Dispatches: Killings of Philippine Tribal Members Spark Public Furor

Sep. 09, 2015

It’s been a bloodbath for the Lumad, the collective name for the indigenous peoples of the southern Philippines island of Mindanao. On August 18, Philippine government soldiers allegedly killed five members of a Lumad family  – including children ages 13 and 17 – in Bukidnon province. On September 1, suspected members of a government-backed paramilitary group killed the director of a tribal school in Surigao del Sur province, along with two others.  Since May, hundreds of Lumads have taken refuge in an evacuation camp in Davao City after government forces overran their communities as part of an ongoing offensive against the communist New People’s Army insurgency.

The Armed Forces of the Philippines (AFP) has denied involvement in the Surigao killings and  alleged that the five killed in Bukidnon were New People’s Army guerrillas, which  the rebels disputed.  President Benigno Aquino III said on Tuesday that “there is no campaign to kill anybody in this country,” in response to a question about the recent Lumad killings, but announced neither measures to protect them nor investigations into these most recent incidents.

But if Aquino’s response was disappointingly predictable, the public reaction has been anything but. Many Filipinos reacted with visceral anger, venting their frustration on social  media at what they perceived as a fundamental government failure to protect one of the country’s most vulnerable communities. The hashtags #StopKillingLumads  and#StopLumadKillings are trending on Twitter, one of the rare instances in which a human rights issue has captivated the country’s social media. Legislators have tapped those public sentiments by filing resolutions calling for congressional investigations.

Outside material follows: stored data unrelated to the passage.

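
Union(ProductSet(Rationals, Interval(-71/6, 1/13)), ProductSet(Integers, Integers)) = Union(ProductSet(Integers, Integers), ProductSet(Rationals, Interval(-71/6, 1/13)))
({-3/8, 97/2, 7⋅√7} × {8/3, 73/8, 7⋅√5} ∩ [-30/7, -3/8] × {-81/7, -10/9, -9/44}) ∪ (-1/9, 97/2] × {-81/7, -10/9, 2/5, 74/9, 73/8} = (-1/9, 97/2] × {-81/7, -10/9, 2/5, 74/9, 73/8}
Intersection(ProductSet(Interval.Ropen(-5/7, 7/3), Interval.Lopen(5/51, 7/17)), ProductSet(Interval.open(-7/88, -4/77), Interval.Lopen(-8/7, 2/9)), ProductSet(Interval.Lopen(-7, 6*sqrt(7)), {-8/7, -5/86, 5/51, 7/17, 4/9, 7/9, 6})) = EmptySet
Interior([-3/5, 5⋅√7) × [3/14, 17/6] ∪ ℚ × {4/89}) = ((ℚ \ (-∞, ∞)) × {4/89}) ∪ ((-3/5, 5⋅√7) × (3/14, 17/6))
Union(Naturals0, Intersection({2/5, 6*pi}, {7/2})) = Naturals0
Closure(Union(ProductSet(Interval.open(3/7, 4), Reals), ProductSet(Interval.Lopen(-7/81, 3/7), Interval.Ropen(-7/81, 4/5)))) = Union(ProductSet({-7/81, 3/7}, Interval(-7/81, 4/5)), ProductSet(Interval(-7/81, 3/7), {-7/81, 4/5}), ProductSet(Interval.Lopen(-7/81, 3/7), Interval.Ropen(-7/81, 4/5)), ProductSet(Interval(3/7, 4), Reals))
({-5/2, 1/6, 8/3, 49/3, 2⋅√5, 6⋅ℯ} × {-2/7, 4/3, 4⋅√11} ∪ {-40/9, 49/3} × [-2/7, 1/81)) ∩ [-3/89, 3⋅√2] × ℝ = {1/6, 8/3} × {-2/7, 4/3, 4⋅√11}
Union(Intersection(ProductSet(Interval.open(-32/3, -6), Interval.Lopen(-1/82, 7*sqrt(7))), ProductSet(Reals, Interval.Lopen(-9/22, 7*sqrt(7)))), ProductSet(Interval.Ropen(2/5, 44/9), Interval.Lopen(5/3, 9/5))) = Union(ProductSet(Interval.open(-32/3, -6), Interval.Lopen(-1/82, 7*sqrt(7))), ProductSet(Interval.Ropen(2/5, 44/9), Interval.Lopen(5/3, 9/5)))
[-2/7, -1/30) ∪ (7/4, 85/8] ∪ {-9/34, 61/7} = [-2/7, -1/30) ∪ (7/4, 85/8]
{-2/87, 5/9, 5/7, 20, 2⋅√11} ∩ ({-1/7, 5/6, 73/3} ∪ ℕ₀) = {20}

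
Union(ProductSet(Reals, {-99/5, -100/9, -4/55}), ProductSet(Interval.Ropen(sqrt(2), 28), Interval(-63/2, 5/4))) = Union(ProductSet(Interval.Ropen(sqrt(2), 28), Interval(-63/2, 5/4)), ProductSet(Reals, {-99/5, -100/9, -4/55}))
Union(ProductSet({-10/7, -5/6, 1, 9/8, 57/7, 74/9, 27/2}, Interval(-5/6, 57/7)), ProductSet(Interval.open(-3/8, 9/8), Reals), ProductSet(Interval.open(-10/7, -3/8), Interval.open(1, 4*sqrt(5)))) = Union(ProductSet({-10/7, -5/6, 1, 9/8, 57/7, 74/9, 27/2}, Interval(-5/6, 57/7)), ProductSet(Interval.open(-10/7, -3/8), Interval.open(1, 4*sqrt(5))), ProductSet(Interval.open(-3/8, 9/8), Reals))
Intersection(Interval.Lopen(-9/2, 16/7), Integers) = Range(-4, 3, 1)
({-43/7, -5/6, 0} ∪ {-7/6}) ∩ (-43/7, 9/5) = {-7/6, -5/6, 0}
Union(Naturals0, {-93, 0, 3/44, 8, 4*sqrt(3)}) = Union({-93, 3/44, 4*sqrt(3)}, Naturals0)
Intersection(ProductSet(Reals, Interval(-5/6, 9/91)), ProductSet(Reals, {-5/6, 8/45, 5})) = ProductSet(Reals, {-5/6})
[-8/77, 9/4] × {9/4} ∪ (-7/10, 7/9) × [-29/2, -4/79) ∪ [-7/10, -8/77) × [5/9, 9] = ([-8/77, 9/4] × {9/4}) ∪ ([-7/10, -8/77) × [5/9, 9]) ∪ ((-7/10, 7/9) × [-29/2, -4/79))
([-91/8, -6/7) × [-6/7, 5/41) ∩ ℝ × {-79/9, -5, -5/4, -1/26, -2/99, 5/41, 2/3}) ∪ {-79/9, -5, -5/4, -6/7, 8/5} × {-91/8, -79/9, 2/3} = ([-91/8, -6/7) × {-1/26, -2/99}) ∪ ({-79/9, -5, -5/4, -6/7, 8/5} × {-91/8, -79/9, 2/3})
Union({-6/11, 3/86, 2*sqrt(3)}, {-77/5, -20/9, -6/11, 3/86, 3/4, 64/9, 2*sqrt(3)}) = {-77/5, -20/9, -6/11, 3/86, 3/4, 64/9, 2*sqrt(3)}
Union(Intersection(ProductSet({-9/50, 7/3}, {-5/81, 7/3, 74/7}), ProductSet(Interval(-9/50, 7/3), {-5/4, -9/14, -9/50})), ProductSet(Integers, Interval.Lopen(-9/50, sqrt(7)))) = ProductSet(Integers, Interval.Lopen(-9/50, sqrt(7)))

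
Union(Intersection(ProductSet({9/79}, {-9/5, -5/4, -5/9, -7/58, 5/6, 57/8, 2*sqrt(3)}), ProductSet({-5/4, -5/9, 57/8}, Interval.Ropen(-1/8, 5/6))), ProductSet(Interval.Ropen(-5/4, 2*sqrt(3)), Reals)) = ProductSet(Interval.Ropen(-5/4, 2*sqrt(3)), Reals)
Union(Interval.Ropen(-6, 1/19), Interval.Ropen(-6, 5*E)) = Interval.Ropen(-6, 5*E)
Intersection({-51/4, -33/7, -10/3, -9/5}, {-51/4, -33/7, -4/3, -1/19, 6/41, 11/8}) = {-51/4, -33/7}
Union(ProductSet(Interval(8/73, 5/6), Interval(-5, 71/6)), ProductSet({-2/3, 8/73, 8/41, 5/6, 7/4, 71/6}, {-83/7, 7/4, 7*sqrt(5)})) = Union(ProductSet({-2/3, 8/73, 8/41, 5/6, 7/4, 71/6}, {-83/7, 7/4, 7*sqrt(5)}), ProductSet(Interval(8/73, 5/6), Interval(-5, 71/6)))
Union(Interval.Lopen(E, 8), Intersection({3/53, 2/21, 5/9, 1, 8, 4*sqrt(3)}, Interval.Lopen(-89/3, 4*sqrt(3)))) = Union({3/53, 2/21, 5/9, 1}, Interval.Lopen(E, 8))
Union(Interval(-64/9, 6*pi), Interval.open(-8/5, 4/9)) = Interval(-64/9, 6*pi)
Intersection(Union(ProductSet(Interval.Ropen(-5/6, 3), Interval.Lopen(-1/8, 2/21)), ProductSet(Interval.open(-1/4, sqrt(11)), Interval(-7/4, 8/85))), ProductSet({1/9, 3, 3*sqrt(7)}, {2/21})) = ProductSet({1/9}, {2/21})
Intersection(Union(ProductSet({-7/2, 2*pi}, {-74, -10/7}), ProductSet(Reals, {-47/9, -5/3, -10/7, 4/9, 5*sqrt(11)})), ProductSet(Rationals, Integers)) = ProductSet({-7/2}, {-74})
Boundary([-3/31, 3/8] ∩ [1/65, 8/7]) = {1/65, 3/8}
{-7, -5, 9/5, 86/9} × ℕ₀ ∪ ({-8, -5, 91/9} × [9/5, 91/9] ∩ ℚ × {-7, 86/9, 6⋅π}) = ({-8, -5, 91/9} × {86/9}) ∪ ({-7, -5, 9/5, 86/9} × ℕ₀)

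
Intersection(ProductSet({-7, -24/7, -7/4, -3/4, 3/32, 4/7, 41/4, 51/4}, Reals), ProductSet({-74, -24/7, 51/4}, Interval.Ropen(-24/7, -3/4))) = ProductSet({-24/7, 51/4}, Interval.Ropen(-24/7, -3/4))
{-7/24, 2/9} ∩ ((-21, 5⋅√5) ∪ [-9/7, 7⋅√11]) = {-7/24, 2/9}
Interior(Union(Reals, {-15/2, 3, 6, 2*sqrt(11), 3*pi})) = Reals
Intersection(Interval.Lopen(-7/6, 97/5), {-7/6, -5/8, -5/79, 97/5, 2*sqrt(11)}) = {-5/8, -5/79, 97/5, 2*sqrt(11)}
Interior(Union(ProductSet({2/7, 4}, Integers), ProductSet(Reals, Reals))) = ProductSet(Reals, Reals)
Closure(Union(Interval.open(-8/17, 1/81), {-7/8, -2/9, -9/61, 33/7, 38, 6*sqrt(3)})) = Union({-7/8, 33/7, 38, 6*sqrt(3)}, Interval(-8/17, 1/81))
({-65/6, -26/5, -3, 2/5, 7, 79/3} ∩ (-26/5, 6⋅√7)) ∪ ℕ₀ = {-3, 2/5} ∪ ℕ₀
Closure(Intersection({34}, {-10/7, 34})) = {34}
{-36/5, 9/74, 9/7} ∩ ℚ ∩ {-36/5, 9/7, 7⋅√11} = {-36/5, 9/7}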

Mindanao has long been a hotbed of the Communist insurgency, fueled mainly by widespread poverty, military abuses, and the displacement of tribal communities by mining companies, plantations and other large business operations. Many of these businesses use the military and authorized paramilitaries to encroach upon the Lumads’ ancestral domains. The recent incidents were just the latest in decades of conflict in the southern tribal areas.

The Aquino administration has a responsibility to hold accountable whoever might be responsible for these and other abuses in Mindanao. The government needs to make clear that the military, paramilitaries, and the companies that underwrite the projects linked to these human rights violations will no longer enjoy impunity. News coverage, social media outrage, and congressional investigations won’t change anything unless the government stops turning a blind eye to the sufferings of the Lumads and starts prosecuting their abusers.

Carlos Conde is a researcher for the Asia Division at Human Rights Watch.